For example, to serve a local parquet file test_data/blogs.parquet, you can just set the uri to the file path:

tables:
  - name: "blogs"
    uri: "test_data/blogs.parquet"

Filesystem store supports loading partitioned tables. In other words, you can split up the table into mulitple files and load all of them into a single table by setting uri to the directory path. When loading a partitioned dataset, you will need to manually specify table format since the uri will not contain table format as a suffix:

tables:
  - name: "blogs"
    uri: "test_data/blogs/"
    option:
        format: "parquet"

HTTP/HTTPS

ROAPI can build tables from datasets served through HTTP protocols. However, one thing to keep in mind is HTTP store doesn't support partitioned datasets because there is no native directory support in HTTP protocol.

S3

ROAPI can build tables from datasets hosted in S3 buckets.
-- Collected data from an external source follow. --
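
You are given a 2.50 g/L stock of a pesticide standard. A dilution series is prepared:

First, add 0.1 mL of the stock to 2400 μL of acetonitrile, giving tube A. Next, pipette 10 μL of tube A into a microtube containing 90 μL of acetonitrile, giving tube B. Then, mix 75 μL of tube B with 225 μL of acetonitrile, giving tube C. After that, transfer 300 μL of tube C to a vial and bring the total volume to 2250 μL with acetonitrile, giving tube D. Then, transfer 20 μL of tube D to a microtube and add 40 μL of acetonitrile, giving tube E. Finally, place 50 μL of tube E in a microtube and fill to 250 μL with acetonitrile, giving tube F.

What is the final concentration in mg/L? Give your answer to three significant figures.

Step 1: 0.1 mL + 2400 μL = 2.5 mL total → factor 2.5/0.1 = 25
Step 2: 10 μL + 90 μL = 100 μL total → factor 100/10 = 10
Step 3: 75 μL + 225 μL = 300 μL total → factor 300/75 = 4
Step 4: 300 μL brought to 2250 μL → factor 2250/300 = 7.5
Step 5: 20 μL + 40 μL = 60 μL total → factor 60/20 = 3
Step 6: 50 μL brought to 250 μL → factor 250/50 = 5
Overall dilution factor = 25 × 10 × 4 × 7.5 × 3 × 5 = 1.125 × 10^5
Final = 2.50 g/L / 1.125 × 10^5 = 2.222 × 10^-5 g/L = 0.0222 mg/L

0.0222 mg/L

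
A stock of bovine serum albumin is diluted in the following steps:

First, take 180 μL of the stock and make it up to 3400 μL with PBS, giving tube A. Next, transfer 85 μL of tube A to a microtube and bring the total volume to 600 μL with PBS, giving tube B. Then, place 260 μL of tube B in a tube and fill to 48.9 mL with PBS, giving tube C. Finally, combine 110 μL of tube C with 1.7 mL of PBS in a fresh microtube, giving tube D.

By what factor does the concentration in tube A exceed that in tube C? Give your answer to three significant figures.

Step 1: 180 μL brought to 3400 μL → factor 3400/180 = 18.889
Step 2: 85 μL brought to 600 μL → factor 600/85 = 7.0588
Step 3: 260 μL brought to 48.9 mL → factor 48900/260 = 188.08
Dilution factor to tube A = 18.889; to tube C = 25077
[tube A]/[tube C] = (factor to tube C)/(factor to tube A) = 25077/18.889 = 1.33 × 10^3

1.33 × 10^3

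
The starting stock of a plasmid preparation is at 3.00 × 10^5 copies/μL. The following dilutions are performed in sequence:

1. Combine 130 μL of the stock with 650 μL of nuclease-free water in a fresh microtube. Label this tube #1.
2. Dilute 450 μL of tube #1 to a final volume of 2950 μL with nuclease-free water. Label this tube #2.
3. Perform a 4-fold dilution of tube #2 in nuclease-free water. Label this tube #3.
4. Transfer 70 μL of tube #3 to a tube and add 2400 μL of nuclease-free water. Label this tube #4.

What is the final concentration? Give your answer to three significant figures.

Step 1: 130 μL + 650 μL = 780 μL total → factor 780/130 = 6
Step 2: 450 μL brought to 2950 μL → factor 2950/450 = 6.5556
Step 3: 4-fold → factor 4
Step 4: 70 μL + 2400 μL = 2470 μL total → factor 2470/70 = 35.286
Overall dilution factor = 6 × 6.5556 × 4 × 35.286 = 5551.6
Final = 3.00 × 10^5 copies/μL / 5551.6 = 54.0 copies/μL

54.0 copies/μL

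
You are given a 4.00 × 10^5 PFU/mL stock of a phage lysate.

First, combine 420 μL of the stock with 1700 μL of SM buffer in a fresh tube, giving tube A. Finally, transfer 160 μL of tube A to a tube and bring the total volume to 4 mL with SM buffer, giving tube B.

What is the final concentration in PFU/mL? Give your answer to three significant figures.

Step 1: 420 μL + 1700 μL = 2120 μL total → factor 2120/420 = 5.0476
Step 2: 160 μL brought to 4 mL → factor 4000/160 = 25
Overall dilution factor = 5.0476 × 25 = 126.19
Final = 4.00 × 10^5 PFU/mL / 126.19 = 3.17 × 10^3 PFU/mL

3.17 × 10^3 PFU/mL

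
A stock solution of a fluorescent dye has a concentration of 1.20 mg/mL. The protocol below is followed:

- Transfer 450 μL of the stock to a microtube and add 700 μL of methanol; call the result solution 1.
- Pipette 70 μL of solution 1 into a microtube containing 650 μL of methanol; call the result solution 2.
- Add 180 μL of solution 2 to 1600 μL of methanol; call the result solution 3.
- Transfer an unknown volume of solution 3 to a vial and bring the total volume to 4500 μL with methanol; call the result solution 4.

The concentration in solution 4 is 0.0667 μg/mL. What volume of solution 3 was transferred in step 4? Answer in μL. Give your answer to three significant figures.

Step 1: 450 μL + 700 μL = 1150 μL total → factor 1150/450 = 2.5556
Step 2: 70 μL + 650 μL = 720 μL total → factor 720/70 = 10.286
Step 3: 180 μL + 1600 μL = 1780 μL total → factor 1780/180 = 9.8889
Step 4: v brought to 4500 μL → factor = 4500 μL/v
Product of known-step factors = 259.94
Overall factor = 1.20 mg/mL / (0.0667 μg/mL) = 17991
Step-4 factor = 17991 / 259.94 = 69.213
v = 4500 μL / 69.213 = 65.0 μL

65.0 μL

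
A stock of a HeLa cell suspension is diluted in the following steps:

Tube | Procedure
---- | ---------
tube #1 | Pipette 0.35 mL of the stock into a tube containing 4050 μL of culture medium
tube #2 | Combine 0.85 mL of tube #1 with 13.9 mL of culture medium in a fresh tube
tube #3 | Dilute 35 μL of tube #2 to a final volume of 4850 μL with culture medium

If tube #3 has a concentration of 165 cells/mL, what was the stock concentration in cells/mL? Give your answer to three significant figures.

4.99 × 10^6 cells/mL

Step 1: 0.35 mL + 4050 μL = 4.4 mL total → factor 4.4/0.35 = 12.571
Step 2: 0.85 mL + 13.9 mL = 14.75 mL total → factor 14.75/0.85 = 17.353
Step 3: 35 μL brought to 4850 μL → factor 4850/35 = 138.57
Overall dilution factor = 12.571 × 17.353 × 138.57 = 30230
Stock = 165 cells/mL × 30230 = 4.99 × 10^6 cells/mL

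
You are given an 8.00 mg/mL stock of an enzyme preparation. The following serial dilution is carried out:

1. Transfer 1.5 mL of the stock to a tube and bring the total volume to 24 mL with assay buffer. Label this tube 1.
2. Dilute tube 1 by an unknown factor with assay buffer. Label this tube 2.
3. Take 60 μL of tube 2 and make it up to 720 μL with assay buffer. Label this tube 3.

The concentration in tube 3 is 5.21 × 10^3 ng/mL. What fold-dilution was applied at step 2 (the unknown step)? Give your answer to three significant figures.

8.00-fold

Step 1: 1.5 mL brought to 24 mL → factor 24/1.5 = 16
Step 2: unknown factor x
Step 3: 60 μL brought to 720 μL → factor 720/60 = 12
Product of known-step factors = 192
Overall factor = 8.00 mg/mL / (5.21 × 10^3 ng/mL) = 1535.5
x = 1535.5 / 192 = 8.00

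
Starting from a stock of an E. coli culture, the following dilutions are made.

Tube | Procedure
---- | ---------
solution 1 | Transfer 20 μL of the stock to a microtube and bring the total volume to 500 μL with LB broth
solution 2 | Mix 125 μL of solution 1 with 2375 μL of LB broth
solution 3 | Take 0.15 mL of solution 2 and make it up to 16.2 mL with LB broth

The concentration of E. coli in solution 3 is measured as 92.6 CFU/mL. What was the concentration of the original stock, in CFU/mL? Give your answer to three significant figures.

Step 1: 20 μL brought to 500 μL → factor 500/20 = 25
Step 2: 125 μL + 2375 μL = 2500 μL total → factor 2500/125 = 20
Step 3: 0.15 mL brought to 16.2 mL → factor 16.2/0.15 = 108
Overall dilution factor = 25 × 20 × 108 = 54000
Stock = 92.6 CFU/mL × 54000 = 5.00 × 10^6 CFU/mL

5.00 × 10^6 CFU/mL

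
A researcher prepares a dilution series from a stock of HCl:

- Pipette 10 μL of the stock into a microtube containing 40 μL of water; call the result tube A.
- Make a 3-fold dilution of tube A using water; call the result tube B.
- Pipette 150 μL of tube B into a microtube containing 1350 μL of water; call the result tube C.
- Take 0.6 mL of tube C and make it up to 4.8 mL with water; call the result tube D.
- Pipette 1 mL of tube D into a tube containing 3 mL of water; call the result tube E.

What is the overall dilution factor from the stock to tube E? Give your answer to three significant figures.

4.80 × 10^3

Step 1: 10 μL + 40 μL = 50 μL total → factor 50/10 = 5
Step 2: 3-fold → factor 3
Step 3: 150 μL + 1350 μL = 1500 μL total → factor 1500/150 = 10
Step 4: 0.6 mL brought to 4.8 mL → factor 4.8/0.6 = 8
Step 5: 1 mL + 3 mL = 4 mL total → factor 4/1 = 4
Overall dilution factor = 5 × 3 × 10 × 8 × 4 = 4800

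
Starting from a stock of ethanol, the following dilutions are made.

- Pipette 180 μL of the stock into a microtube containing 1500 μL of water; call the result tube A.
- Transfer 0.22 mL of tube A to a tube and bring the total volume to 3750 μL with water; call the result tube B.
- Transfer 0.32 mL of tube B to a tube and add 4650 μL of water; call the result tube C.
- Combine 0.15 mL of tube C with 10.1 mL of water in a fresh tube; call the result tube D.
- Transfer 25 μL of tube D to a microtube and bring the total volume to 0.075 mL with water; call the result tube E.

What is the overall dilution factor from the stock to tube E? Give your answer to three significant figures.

5.07 × 10^5

Step 1: 180 μL + 1500 μL = 1680 μL total → factor 1680/180 = 9.3333
Step 2: 0.22 mL brought to 3750 μL → factor 3.75/0.22 = 17.045
Step 3: 0.32 mL + 4650 μL = 4.97 mL total → factor 4.97/0.32 = 15.531
Step 4: 0.15 mL + 10.1 mL = 10.25 mL total → factor 10.25/0.15 = 68.333
Step 5: 25 μL brought to 0.075 mL → factor 75/25 = 3
Overall dilution factor = 9.3333 × 17.045 × 15.531 × 68.333 × 3 = 5.0653 × 10^5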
Configuration is similar to filesystem store:

tables:
  - name: "TABLE_NAME"
    uri: "s3://BUCKET/TABLE/KEY"
    option:
        format: "csv"

Note that AWS region needs to be manually specified through AWS_REGION environment variable.

To configure S3 credentials, you can use IAM role or set the following environment variables if you are using IAM user:

  • AWS_SECRET_ACCESS_KEY
  • AWS_ACCESS_KEY_ID